Qu’est-ce qui a changé pour que vous acceptiez finalement ce défi 50-100m ?

J’ai changé psychologiquement, je pense. J’avais peur au départ de bloquer ma nage de 50m en bossant la nage du 100m, de ne pas pouvoir progresser. Et je me suis prouvé au meeting d’Amiens que ce n’était pas du tout le cas et qu’au contraire, ça me servait pour le 50m. J’ai eu envie de le faire et je pense que ça me fait du bien de bosser sur ça. Ça me donne de la caisse. Je ne nage pas forcément plus, mais plus intelligemment et plus axé sur le 100m. J’ai plus confiance en moi.

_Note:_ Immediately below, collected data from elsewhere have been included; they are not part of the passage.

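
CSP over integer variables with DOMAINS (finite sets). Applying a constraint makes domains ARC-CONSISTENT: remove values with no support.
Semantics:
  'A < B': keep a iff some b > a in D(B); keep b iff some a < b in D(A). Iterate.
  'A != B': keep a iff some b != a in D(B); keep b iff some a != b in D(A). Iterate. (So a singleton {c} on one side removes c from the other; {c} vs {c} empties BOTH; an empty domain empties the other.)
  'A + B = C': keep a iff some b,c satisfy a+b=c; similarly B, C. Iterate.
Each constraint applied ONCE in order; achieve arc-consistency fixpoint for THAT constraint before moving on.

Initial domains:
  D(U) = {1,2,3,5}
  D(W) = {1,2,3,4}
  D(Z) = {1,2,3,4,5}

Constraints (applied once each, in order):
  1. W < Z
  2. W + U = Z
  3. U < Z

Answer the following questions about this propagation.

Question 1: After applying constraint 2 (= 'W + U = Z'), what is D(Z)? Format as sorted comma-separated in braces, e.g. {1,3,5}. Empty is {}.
Answer: {2,3,4,5}

Derivation:
Constraint 1 (W < Z) on D(W)={1,2,3,4} D(Z)={1,2,3,4,5}: Z {1,2,3,4,5}->{2,3,4,5}
Constraint 2 (W + U = Z) on D(W)={1,2,3,4} D(U)={1,2,3,5} D(Z)={2,3,4,5}: U {1,2,3,5}->{1,2,3}
So after constraint 2: D(Z) = {2,3,4,5}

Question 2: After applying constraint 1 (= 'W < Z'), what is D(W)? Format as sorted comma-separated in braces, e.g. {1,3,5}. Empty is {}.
Answer: {1,2,3,4}

Derivation:
Constraint 1 (W < Z) on D(W)={1,2,3,4} D(Z)={1,2,3,4,5}: Z {1,2,3,4,5}->{2,3,4,5}
So after constraint 1: D(W) = {1,2,3,4}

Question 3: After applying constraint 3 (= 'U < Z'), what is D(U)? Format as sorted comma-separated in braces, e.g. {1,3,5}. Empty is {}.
Constraint 1 (W < Z) on D(W)={1,2,3,4} D(Z)={1,2,3,4,5}: Z {1,2,3,4,5}->{2,3,4,5}
Constraint 2 (W + U = Z) on D(W)={1,2,3,4} D(U)={1,2,3,5} D(Z)={2,3,4,5}: U {1,2,3,5}->{1,2,3}
Constraint 3 (U < Z) on D(U)={1,2,3} D(Z)={2,3,4,5}: no change
So after constraint 3: D(U) = {1,2,3}

Answer: {1,2,3}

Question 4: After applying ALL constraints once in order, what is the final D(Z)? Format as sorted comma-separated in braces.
Constraint 1 (W < Z) on D(W)={1,2,3,4} D(Z)={1,2,3,4,5}: Z {1,2,3,4,5}->{2,3,4,5}
Constraint 2 (W + U = Z) on D(W)={1,2,3,4} D(U)={1,2,3,5} D(Z)={2,3,4,5}: U {1,2,3,5}->{1,2,3}
Constraint 3 (U < Z) on D(U)={1,2,3} D(Z)={2,3,4,5}: no change
So after all 3 constraints: D(Z) = {2,3,4,5}

Answer: {2,3,4,5}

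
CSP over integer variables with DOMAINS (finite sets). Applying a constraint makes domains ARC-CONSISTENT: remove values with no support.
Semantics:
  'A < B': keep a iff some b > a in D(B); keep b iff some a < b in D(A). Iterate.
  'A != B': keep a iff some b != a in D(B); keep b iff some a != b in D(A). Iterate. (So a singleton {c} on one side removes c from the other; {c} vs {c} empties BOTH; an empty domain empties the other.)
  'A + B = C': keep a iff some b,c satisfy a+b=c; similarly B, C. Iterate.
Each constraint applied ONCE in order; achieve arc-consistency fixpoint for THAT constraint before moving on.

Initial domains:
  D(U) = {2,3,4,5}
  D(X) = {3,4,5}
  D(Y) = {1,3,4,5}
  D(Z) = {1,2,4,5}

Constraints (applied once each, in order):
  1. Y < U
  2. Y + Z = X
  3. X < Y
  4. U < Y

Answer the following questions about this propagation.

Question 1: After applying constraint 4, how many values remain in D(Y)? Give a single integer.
Answer: 1

Derivation:
Constraint 1 (Y < U) on D(Y)={1,3,4,5} D(U)={2,3,4,5}: Y {1,3,4,5}->{1,3,4}
Constraint 2 (Y + Z = X) on D(Y)={1,3,4} D(Z)={1,2,4,5} D(X)={3,4,5}: Z {1,2,4,5}->{1,2,4}
Constraint 3 (X < Y) on D(X)={3,4,5} D(Y)={1,3,4}: X {3,4,5}->{3}; Y {1,3,4}->{4}
Constraint 4 (U < Y) on D(U)={2,3,4,5} D(Y)={4}: U {2,3,4,5}->{2,3}
So after constraint 4: D(Y)={4}, size = 1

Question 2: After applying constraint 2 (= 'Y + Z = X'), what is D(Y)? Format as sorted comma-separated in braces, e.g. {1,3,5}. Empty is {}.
Constraint 1 (Y < U) on D(Y)={1,3,4,5} D(U)={2,3,4,5}: Y {1,3,4,5}->{1,3,4}
Constraint 2 (Y + Z = X) on D(Y)={1,3,4} D(Z)={1,2,4,5} D(X)={3,4,5}: Z {1,2,4,5}->{1,2,4}
So after constraint 2: D(Y) = {1,3,4}

Answer: {1,3,4}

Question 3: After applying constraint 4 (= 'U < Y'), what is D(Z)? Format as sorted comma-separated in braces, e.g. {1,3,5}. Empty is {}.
Answer: {1,2,4}

Derivation:
Constraint 1 (Y < U) on D(Y)={1,3,4,5} D(U)={2,3,4,5}: Y {1,3,4,5}->{1,3,4}
Constraint 2 (Y + Z = X) on D(Y)={1,3,4} D(Z)={1,2,4,5} D(X)={3,4,5}: Z {1,2,4,5}->{1,2,4}
Constraint 3 (X < Y) on D(X)={3,4,5} D(Y)={1,3,4}: X {3,4,5}->{3}; Y {1,3,4}->{4}
Constraint 4 (U < Y) on D(U)={2,3,4,5} D(Y)={4}: U {2,3,4,5}->{2,3}
So after constraint 4: D(Z) = {1,2,4}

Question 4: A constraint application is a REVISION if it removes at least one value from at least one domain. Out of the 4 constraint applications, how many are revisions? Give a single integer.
Answer: 4

Derivation:
Constraint 1 (Y < U) on D(Y)={1,3,4,5} D(U)={2,3,4,5}: Y {1,3,4,5}->{1,3,4} => REVISION
Constraint 2 (Y + Z = X) on D(Y)={1,3,4} D(Z)={1,2,4,5} D(X)={3,4,5}: Z {1,2,4,5}->{1,2,4} => REVISION
Constraint 3 (X < Y) on D(X)={3,4,5} D(Y)={1,3,4}: X {3,4,5}->{3}; Y {1,3,4}->{4} => REVISION
Constraint 4 (U < Y) on D(U)={2,3,4,5} D(Y)={4}: U {2,3,4,5}->{2,3} => REVISION
Total revisions = 4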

Est-ce compliqué, à l’approche de ces sélections, d’être en confrontation quotidienne avec vos rivaux, même à l’entraînement ?

Moi, ça me motive parce que pas mal de nageurs avec lesquels je m’entraîne ont été mes modèles sur 100m et même sur 50m. On se tire vraiment vers le haut. Il y aura des sourires et des larmes à Montpellier et il faudra être présent pour ceux qui se qualifient, mais aussi pour ceux qui ne se qualifient pas. On devra en laisser sur le bord de la route. Le 100% n’existe malheureusement pas. J’aime bien nager à plusieurs, ça me motive plus et je préfère avoir une franche camaraderie avec mes adversaires plutôt qu’une haine.